Il ne suffit pas d’apprendre à aimer le créole pour se vivre dans une Martinique qui change, au même rythme que le monde. Une Martinique qui a peut-être trop longtemps souffert d’une obsession à chercher le monde ailleurs. Comme si s’ouvrir au monde c’était courir le chercher à l’extérieur. Le monde est peut-être simplement là où nous sommes. 

 

Avec ce projet, je voudrais donner sa chance à un monde qui embrasse avec vitalité l’ancien et le nouveau créole. 

Dans mon expérience de l’écriture, poésie et créole ne sont jamais loin l’une de l’autre. Ce sont des antidotes réels contre les temps bouleversés que nous traversons depuis longtemps. Des allié.es là pour apprendre à se préparer à la poésie du monde, s’y habituer, et comprendre comment se tourner vers elle sans méfiance ni complexe d’infériorité. 

Le créole est un mode d’habiter le monde. Un renversement mais aussi un refuge face à la littoralisation du monde. 

D’ici 2035, une grande partie de la population mondiale vivra sur le littoral. Et le même phénomène me semble toucher la notion de langage. 

Avant d’en arriver au point de ne survivre que sur une bande réduite de parole, il me semble important d’ouvrir une nouvelle porte à l’exploration de l’oralité créolophone sous toutes ses formes. 

 

En créant une parolothèque.

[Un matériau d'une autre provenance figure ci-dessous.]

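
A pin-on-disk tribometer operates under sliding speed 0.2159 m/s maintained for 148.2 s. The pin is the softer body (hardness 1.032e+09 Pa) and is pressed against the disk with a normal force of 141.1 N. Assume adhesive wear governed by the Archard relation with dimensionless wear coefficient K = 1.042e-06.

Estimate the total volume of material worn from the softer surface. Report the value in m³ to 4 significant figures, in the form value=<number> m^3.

All arithmetic keeps exact precision, and the intermediates are shown rounded; rounded once at the end: four significant figures.
Path length L = v·t = 0.2159 m/s × 148.2 s = 32.00 m.
As SI base values: W = 141.1 N, H = 1.032e+09 Pa, K = 1.042e-06.
By Archard's law, V = K·W·L/H = 1.042e-06 · 141.1 · 32.00 / 1.032e+09 = 4.558e-12 m³.

value=4.558e-12 m^3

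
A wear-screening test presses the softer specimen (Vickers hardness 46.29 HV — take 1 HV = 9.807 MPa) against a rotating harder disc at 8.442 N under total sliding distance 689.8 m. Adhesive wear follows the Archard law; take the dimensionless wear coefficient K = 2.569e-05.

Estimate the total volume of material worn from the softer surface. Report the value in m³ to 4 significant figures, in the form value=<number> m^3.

Every step maintains full float precision, and intermediate values are printed rounded, and one final rounding to 4 significant digits.
Convert: Hardness H = 46.29 HV × 9.807 MPa/HV = 454.0 MPa = 4.540e+08 Pa.
Working in SI base units: W = 8.442 N, H = 4.540e+08 Pa, K = 2.569e-05.
Archard volume V = K·W·L/H = 2.569e-05 · 8.442 · 689.8 / 4.540e+08 = 3.295e-10 m³.

value=3.295e-10 m^3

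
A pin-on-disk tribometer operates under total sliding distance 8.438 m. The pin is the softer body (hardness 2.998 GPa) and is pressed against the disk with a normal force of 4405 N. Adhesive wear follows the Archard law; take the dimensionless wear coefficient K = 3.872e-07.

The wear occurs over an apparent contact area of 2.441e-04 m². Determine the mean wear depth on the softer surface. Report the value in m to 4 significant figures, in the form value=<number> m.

Each operation runs at full precision, and the intermediates appear rounded — one last rounding, at four significant figures.
Hardness H = 2.998 GPa = 2.998e+09 Pa.
In SI base units: W = 4405 N, H = 2.998e+09 Pa, K = 3.872e-07.
Apply Archard: V = K·W·L/H = 3.872e-07 · 4405 · 8.438 / 2.998e+09 = 4.801e-12 m³.
Depth of wear h = V/A = 4.801e-12 / 2.441e-04 = 1.967e-08 m.

value=1.967e-08 m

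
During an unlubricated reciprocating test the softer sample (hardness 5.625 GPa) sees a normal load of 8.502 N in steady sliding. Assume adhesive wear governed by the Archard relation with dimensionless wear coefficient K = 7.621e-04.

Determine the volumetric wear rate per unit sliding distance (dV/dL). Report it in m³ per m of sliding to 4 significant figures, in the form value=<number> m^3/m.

value=1.152e-12 m^3/m

Intermediate values are printed rounded. The algebra runs at exact precision — one last rounding, at 4 significant digits.
Hardness H = 5.625 GPa = 5.625e+09 Pa.
In SI base units: W = 8.502 N, H = 5.625e+09 Pa, K = 7.621e-04.
Volumetric rate dV/dL = K·W/H, per unit distance: 7.621e-04 · 8.502 / 5.625e+09 = 1.152e-12 m³/m.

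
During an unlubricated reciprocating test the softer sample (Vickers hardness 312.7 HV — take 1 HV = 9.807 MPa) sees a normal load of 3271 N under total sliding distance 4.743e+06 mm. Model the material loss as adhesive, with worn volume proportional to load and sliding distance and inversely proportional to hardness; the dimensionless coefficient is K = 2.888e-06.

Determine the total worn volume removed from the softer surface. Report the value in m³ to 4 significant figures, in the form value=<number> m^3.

value=1.461e-08 m^3

All working math holds full precision; intermediate values appear rounded — rounded just once to 4 significant figures.
Sliding distance L = 4.743e+06 mm = 4743 m.
Hardness H = 312.7 HV × 9.807 MPa/HV = 3067 MPa = 3.067e+09 Pa.
Restated in SI base units: W = 3271 N, H = 3.067e+09 Pa, K = 2.888e-06.
Archard volume V = K·W·L/H = 2.888e-06 · 3271 · 4743 / 3.067e+09 = 1.461e-08 m³.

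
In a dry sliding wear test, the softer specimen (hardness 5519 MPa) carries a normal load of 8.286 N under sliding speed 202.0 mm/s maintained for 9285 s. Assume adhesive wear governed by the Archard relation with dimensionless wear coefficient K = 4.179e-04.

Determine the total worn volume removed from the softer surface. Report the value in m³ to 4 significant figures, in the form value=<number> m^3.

value=1.177e-09 m^3

Intermediate values appear rounded — all arithmetic carries full precision; rounded once at the end, at 4 significant figures.
Sliding speed v = 202.0 mm/s = 0.2020 m/s. Sliding distance L = v·t = 0.2020 m/s × 9285 s = 1876 m.
Hardness H = 5519 MPa = 5.519e+09 Pa.
In SI base units, W = 8.286 N, H = 5.519e+09 Pa, K = 4.179e-04.
By Archard's law, V = K·W·L/H = 4.179e-04 · 8.286 · 1876 / 5.519e+09 = 1.177e-09 m³.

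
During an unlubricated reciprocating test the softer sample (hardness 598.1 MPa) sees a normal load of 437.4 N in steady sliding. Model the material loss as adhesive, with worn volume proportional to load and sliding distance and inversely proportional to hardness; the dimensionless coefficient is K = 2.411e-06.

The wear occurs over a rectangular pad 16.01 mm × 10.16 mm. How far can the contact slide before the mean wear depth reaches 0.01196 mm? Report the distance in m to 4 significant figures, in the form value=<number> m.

value=1103 m

Intermediate values are printed rounded; the computation runs at exact precision — one final rounding: four significant digits.
Convert: Hardness H = 598.1 MPa = 5.981e+08 Pa.
Convert: Pad sides 16.01 mm × 10.16 mm = 0.01601 m × 0.01016 m. Contact area A = 0.01601 m × 0.01016 m = 1.627e-04 m².
Convert: Depth limit h_lim = 0.01196 mm = 1.196e-05 m.
Restated in SI base units: W = 437.4 N, H = 5.981e+08 Pa, K = 2.411e-06.
Wearable volume V_lim = h_lim·A = 1.196e-05 · 1.627e-04 = 1.945e-09 m³.
Life L = V_lim·H/(K·W) = 1.945e-09 · 5.981e+08 / (2.411e-06 · 437.4) = 1103 m.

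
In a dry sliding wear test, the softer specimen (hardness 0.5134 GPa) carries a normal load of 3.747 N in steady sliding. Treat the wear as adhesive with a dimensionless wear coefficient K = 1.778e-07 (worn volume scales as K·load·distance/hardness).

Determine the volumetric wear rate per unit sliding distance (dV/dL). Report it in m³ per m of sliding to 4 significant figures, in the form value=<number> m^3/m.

The algebra holds exact precision — intermediates are displayed rounded, and a lone final rounding: 4 significant figures.
Hardness H = 0.5134 GPa = 5.134e+08 Pa.
In SI base units, W = 3.747 N, H = 5.134e+08 Pa, K = 1.778e-07.
Wear rate dV/dL = K·W/H (independent of L): 1.778e-07 · 3.747 / 5.134e+08 = 1.298e-15 m³/m.

value=1.298e-15 m^3/m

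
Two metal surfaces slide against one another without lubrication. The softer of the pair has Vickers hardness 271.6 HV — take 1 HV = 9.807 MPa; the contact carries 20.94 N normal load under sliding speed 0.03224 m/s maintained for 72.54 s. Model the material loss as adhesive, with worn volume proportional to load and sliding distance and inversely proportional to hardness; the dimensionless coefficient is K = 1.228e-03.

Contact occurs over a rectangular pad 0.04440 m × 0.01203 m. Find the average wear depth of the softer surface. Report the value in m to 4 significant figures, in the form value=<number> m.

value=4.227e-08 m

Every step carries full precision. The intermediates are printed rounded; one final rounding, at 4 significant digits.
Sliding distance L = v·t = 0.03224 m/s × 72.54 s = 2.339 m.
Hardness H = 271.6 HV × 9.807 MPa/HV = 2664 MPa = 2.664e+09 Pa.
Contact area A = 0.04440 m × 0.01203 m = 5.341e-04 m².
In SI base units: W = 20.94 N, H = 2.664e+09 Pa, K = 1.228e-03.
Archard relation: V = K·W·L/H = 1.228e-03 · 20.94 · 2.339 / 2.664e+09 = 2.258e-11 m³.
Mean wear depth h = V/A = 2.258e-11 / 5.341e-04 = 4.227e-08 m.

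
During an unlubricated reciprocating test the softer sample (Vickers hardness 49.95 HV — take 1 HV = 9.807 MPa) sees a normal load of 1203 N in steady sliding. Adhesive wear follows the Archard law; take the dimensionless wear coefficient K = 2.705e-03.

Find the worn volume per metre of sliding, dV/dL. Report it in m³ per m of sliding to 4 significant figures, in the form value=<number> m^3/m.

The intermediates are displayed rounded — the computation runs at full precision. Rounded once at the end to 4 significant figures.
Hardness H = 49.95 HV × 9.807 MPa/HV = 489.9 MPa = 4.899e+08 Pa.
In SI base units: W = 1203 N, H = 4.899e+08 Pa, K = 2.705e-03.
Rate of wear dV/dL = K·W/H, per unit distance: 2.705e-03 · 1203 / 4.899e+08 = 6.643e-09 m³/m.

value=6.643e-09 m^3/m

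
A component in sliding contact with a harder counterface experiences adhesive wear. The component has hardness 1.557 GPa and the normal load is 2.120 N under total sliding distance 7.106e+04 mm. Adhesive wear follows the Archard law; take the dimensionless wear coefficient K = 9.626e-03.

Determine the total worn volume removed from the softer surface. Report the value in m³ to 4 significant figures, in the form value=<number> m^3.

All arithmetic keeps exact precision. Shown intermediates are rounded; a lone final rounding: four significant figures.
Convert: Path length L = 7.106e+04 mm = 71.06 m.
Convert: Hardness H = 1.557 GPa = 1.557e+09 Pa.
Working in SI base units: W = 2.120 N, H = 1.557e+09 Pa, K = 9.626e-03.
Worn volume V = K·W·L/H = 9.626e-03 · 2.120 · 71.06 / 1.557e+09 = 9.314e-10 m³.

value=9.314e-10 m^3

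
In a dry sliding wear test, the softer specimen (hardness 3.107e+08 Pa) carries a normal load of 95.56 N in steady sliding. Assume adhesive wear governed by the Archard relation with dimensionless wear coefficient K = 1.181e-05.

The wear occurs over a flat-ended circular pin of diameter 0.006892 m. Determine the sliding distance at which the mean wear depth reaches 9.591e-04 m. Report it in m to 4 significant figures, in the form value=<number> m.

value=9851 m

Shown intermediates are rounded. All arithmetic carries exact precision; one final rounding to four significant figures.
Contact area A = π·d²/4 = π·(0.006892 m)²/4 = 3.731e-05 m².
Expressed in SI base units: W = 95.56 N, H = 3.107e+08 Pa, K = 1.181e-05.
Wearable volume V_lim = h_lim·A = 9.591e-04 · 3.731e-05 = 3.578e-08 m³.
Life L = V_lim·H/(K·W) = 3.578e-08 · 3.107e+08 / (1.181e-05 · 95.56) = 9851 m.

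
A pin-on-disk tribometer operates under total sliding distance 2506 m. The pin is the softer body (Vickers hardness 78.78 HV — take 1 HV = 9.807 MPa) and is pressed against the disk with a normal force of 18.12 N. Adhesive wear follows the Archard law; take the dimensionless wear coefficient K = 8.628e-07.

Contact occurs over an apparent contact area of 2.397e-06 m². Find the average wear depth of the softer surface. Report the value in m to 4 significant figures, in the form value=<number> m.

value=2.116e-05 m

Every step maintains exact precision. Intermediate values appear rounded — rounded just once: four significant digits.
Hardness H = 78.78 HV × 9.807 MPa/HV = 772.6 MPa = 7.726e+08 Pa.
Collected in SI base units: W = 18.12 N, H = 7.726e+08 Pa, K = 8.628e-07.
Archard relation: V = K·W·L/H = 8.628e-07 · 18.12 · 2506 / 7.726e+08 = 5.071e-11 m³.
Average depth h = V/A = 5.071e-11 / 2.397e-06 = 2.116e-05 m.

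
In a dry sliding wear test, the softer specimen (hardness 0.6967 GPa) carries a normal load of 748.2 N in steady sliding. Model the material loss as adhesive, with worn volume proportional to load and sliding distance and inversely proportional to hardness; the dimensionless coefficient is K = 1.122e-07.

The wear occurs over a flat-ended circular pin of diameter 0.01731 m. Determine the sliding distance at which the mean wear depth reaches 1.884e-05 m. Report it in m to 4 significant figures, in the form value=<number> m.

Quoted intermediates are rounded — the algebra holds full float precision — a lone final rounding: four significant digits.
Hardness H = 0.6967 GPa = 6.967e+08 Pa.
Contact area A = π·d²/4 = π·(0.01731 m)²/4 = 2.353e-04 m².
In SI base units, W = 748.2 N, H = 6.967e+08 Pa, K = 1.122e-07.
Limit volume V_lim = h_lim·A = 1.884e-05 · 2.353e-04 = 4.434e-09 m³.
Inverting, life L = V_lim·H/(K·W) = 4.434e-09 · 6.967e+08 / (1.122e-07 · 748.2) = 3.680e+04 m.

value=3.680e+04 m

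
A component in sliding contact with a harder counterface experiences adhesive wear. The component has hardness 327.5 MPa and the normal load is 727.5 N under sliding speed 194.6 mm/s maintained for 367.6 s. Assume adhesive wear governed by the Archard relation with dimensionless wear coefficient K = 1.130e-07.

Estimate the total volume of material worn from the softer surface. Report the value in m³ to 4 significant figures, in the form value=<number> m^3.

The computation runs at full precision; displayed values are rounded, and one final rounding, at four significant digits.
Convert: Sliding speed v = 194.6 mm/s = 0.1946 m/s. Total distance L = v·t = 0.1946 m/s × 367.6 s = 71.53 m.
Convert: Hardness H = 327.5 MPa = 3.275e+08 Pa.
Working in SI base units: W = 727.5 N, H = 3.275e+08 Pa, K = 1.130e-07.
The Archard volume V = K·W·L/H = 1.130e-07 · 727.5 · 71.53 / 3.275e+08 = 1.796e-11 m³.

value=1.796e-11 m^3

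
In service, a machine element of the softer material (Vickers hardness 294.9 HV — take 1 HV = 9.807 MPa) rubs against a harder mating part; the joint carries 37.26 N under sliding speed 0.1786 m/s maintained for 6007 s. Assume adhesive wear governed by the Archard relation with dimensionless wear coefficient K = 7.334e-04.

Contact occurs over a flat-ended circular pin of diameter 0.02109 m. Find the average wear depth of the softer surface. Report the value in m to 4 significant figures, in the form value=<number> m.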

Sorte de complément sensible au travail du champ universitaire et des archives départementales.

L’idée est de collecter toutes sortes d’enregistrements du créole et les répertorier en fonction de phénomènes particuliers de la parole (cadence, choralité, timbre, emphase, mélodie etc).  Chacune de ces notions constituerait une entrée de la Parolothèque, dotée d’un corpus sonore et de notices descriptives.

 

Afin de montrer l’étendue de la richesse orale de cette île bercée par la musique, la poésie et le conte, mais aussi les discours politiques, militants, les jeux de domino, les dialogues de gallodrome, les conversations de places publiques etc, et donc forte d’un patrimoine à préserver, d’autant plus qu’il est riche d’une mixité linguistique (créole, français, anglais et espagnol ) puisque l’île est terre d’accueil.  

 

Un dialogue avec divers sites du conservatoire du littoral et des monuments historiques ferait aussi partie de cette création. Comment sont vus, vécus, compris ces paysages par ceux qui les côtoient ? La fréquentation du rivage serait à envisager comme projet de lancement de cette sonothèque du réel. 

Au cours d’interviews transgénérationnelles, je collecterai les mots créoles associés aux paysages proposés au public.

À partir de cette collection, il serait possible de produire des pièces sonores, des performances, des spectacles, des conférences, des concerts, des installations…

La parolothèque se veut une démarche formelle sophistiquée servant à narrer le créole ancien, le créole actuel et le créole nouveau, en fermentation mais déjà si présent. Un créole nouveau qui sera parlé dans un monde nouveau. 

En ce sens, ce projet s’inscrit dans ma démarche de narration du réel. Une forme d’écriture contemporaine nourrie par ces sons ou voix enregistrés et captés dans des moments du quotidien.